The massive sandstone bricks used to construct the 12th-century temple of Angkor Wat were brought to the site via a network of hundreds of canals, according to new research.

The findings shed light on how the site's 5 million to 10 million bricks, some weighing up to 3,300 pounds (1,500 kilograms), made it to the temple from quarries at the base of a nearby mountain.

"We found many quarries of sandstone blocks used for the Angkor temples and also the transportation route of the sandstone blocks," wrote study co-author Estuo Uchida of Japan's Waseda University, in an email.

In the 12th century, King Suryavarman II of the Khmer Empire began work on a 500-acre (200 hectare) temple in the capital city of Angkor, in what is now Cambodia. The complex was built to honor the Hindu god Vishnu, but 14th-century leaders converted the site into a Buddhist temple.

Archaeologist knew that the rock came from quarries at the base of a mountain nearby, but wondered how the sandstone bricks used to build Angkor Wat reached the site. Previously people thought the stones were ferried to Tonle Sap Lake via canal, and then rowed against the current through another river to the temples, Uchida told LiveScience.

To see whether this was the case, Uchida's team surveyed the area and found 50 quarries along an embankment at the base of Mt. Kulen. They also scoured satellite images of the area and found a network of hundreds of canals and roads linking the quarries to the temple site. The distance between the quarries and the site along the route Uchida's team found was only 22 miles (37 kilometers), compared with the 54 miles (90 km) the river route would have taken.

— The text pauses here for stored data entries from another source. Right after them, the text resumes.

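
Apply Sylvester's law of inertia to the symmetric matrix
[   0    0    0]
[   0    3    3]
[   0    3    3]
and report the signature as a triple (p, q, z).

Answer: (1, 0, 2)

Derivation:
step 0: pivot 3 → sign +
step 1: row/col 1 already zero → sign 0
step 2: row/col 2 already zero → sign 0
signature = (1, 0, 2)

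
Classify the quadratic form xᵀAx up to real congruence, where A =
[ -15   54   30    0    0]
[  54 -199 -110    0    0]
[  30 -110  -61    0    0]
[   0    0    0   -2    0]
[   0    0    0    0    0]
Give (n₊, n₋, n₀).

step 0: pivot -15 → sign −
step 1: pivot -23/5 → sign −
step 2: pivot -3/23 → sign −
step 3: pivot -2 → sign −
step 4: row/col 4 already zero → sign 0
signature = (0, 4, 1)

Answer: (0, 4, 1)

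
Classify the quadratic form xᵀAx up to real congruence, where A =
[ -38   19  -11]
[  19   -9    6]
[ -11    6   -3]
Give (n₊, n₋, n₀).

step 0: pivot -38 → sign −
step 1: pivot 1/2 → sign +
step 2: pivot -6/19 → sign −
signature = (1, 2, 0)

Answer: (1, 2, 0)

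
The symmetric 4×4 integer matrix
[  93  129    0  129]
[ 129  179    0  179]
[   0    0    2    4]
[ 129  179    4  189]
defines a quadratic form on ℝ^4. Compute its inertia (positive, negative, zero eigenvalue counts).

Answer: (4, 0, 0)

Derivation:
step 0: pivot 93 → sign +
step 1: pivot 2/31 → sign +
step 2: pivot 2 → sign +
step 3: pivot 2 → sign +
signature = (4, 0, 0)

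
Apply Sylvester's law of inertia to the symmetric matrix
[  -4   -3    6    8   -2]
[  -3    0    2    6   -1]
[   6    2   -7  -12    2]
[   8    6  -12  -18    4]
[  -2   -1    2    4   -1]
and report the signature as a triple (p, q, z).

step 0: pivot -4 → sign −
step 1: pivot 9/4 → sign +
step 2: pivot -7/9 → sign −
step 3: pivot -2 → sign −
step 4: pivot 1/7 → sign +
signature = (2, 3, 0)

Answer: (2, 3, 0)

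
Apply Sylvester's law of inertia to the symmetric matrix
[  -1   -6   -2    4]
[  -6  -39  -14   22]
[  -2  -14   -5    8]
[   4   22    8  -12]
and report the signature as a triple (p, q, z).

step 0: pivot -1 → sign −
step 1: pivot -3 → sign −
step 2: pivot 1/3 → sign +
step 3: row/col 3 already zero → sign 0
signature = (1, 2, 1)

Answer: (1, 2, 1)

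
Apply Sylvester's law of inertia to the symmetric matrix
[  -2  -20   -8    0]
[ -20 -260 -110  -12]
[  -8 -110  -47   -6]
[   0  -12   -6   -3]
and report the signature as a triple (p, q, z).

step 0: pivot -2 → sign −
step 1: pivot -60 → sign −
step 2: pivot -3/5 → sign −
step 3: row/col 3 already zero → sign 0
signature = (0, 3, 1)

Answer: (0, 3, 1)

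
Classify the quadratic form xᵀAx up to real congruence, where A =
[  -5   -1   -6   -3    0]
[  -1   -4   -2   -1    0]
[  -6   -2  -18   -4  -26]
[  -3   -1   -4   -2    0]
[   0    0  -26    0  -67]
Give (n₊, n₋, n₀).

Answer: (1, 4, 0)

Derivation:
step 0: pivot -5 → sign −
step 1: pivot -19/5 → sign −
step 2: pivot -202/19 → sign −
step 3: pivot -15/101 → sign −
step 4: pivot 3/5 → sign +
signature = (1, 4, 0)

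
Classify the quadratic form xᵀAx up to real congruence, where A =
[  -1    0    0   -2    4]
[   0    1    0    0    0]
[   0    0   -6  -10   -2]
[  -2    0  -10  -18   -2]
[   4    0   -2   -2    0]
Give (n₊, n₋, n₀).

Answer: (2, 2, 1)

Derivation:
step 0: pivot -1 → sign −
step 1: pivot 1 → sign +
step 2: pivot -6 → sign −
step 3: pivot 8/3 → sign +
step 4: row/col 4 already zero → sign 0
signature = (2, 2, 1)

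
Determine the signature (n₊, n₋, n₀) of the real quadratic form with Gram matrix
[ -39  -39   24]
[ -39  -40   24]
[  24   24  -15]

step 0: pivot -39 → sign −
step 1: pivot -1 → sign −
step 2: pivot -3/13 → sign −
signature = (0, 3, 0)

Answer: (0, 3, 0)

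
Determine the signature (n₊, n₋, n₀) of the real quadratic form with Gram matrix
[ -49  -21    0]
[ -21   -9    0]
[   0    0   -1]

Answer: (0, 2, 1)

Derivation:
step 0: pivot -49 → sign −
step 1: pivot -1 → sign −
step 2: row/col 2 already zero → sign 0
signature = (0, 2, 1)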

The grid of canals suggests the ancient builders took a shortcut when constructing the temple, which may explain how the imposing complex was built in just a few decades.


Original article here.


----------



## Drone (Nov 1, 2012)




----------



## Deleted member 67555 (Nov 1, 2012)

Awesome!
That's still some very impressive logistics for the day...


----------



## the54thvoid (Nov 1, 2012)

Built 900 years ago. Humbling.

Pics from article say temple was built 1300 AD? Other sources say 12th century.


----------



## 3870x2 (Nov 1, 2012)

jmcslob said:


> http://3.bp.blogspot.com/_cCfJxO9vmRA/TT-CoGcH1RI/AAAAAAAAABI/DMoOmpUZo9Y/s1600/Angkor-Wat.jpg
> 
> Awesome!
> That's still some very impressive logistics for the day...



Excellent graphics, though it looks like it was prerendered at 720p and placed on a 1080p resolution.


----------



## PopcornMachine (Nov 1, 2012)

When I was much younger, I used to really be into theories of aliens visiting earth and imparting knowledge to people that has since been lost, and perhaps even assisting in building programs.

But then I asked myself, "where did they get the knowledge?"

I realized that someone somewhere had to figure out how to build these things manually in the first place, without using advanced technology.  "So why couldn't we figure it out?" I then asked myself.

After reading posts on the Internet these past years, my confidence in man's ability has wavered some, but not enough to think these are anything other than human made structures. 



3870x2 said:


> Excellent graphics, though it looks like it was prerendered at 720p and placed on a 1080p resolution.



That's called erosion.


----------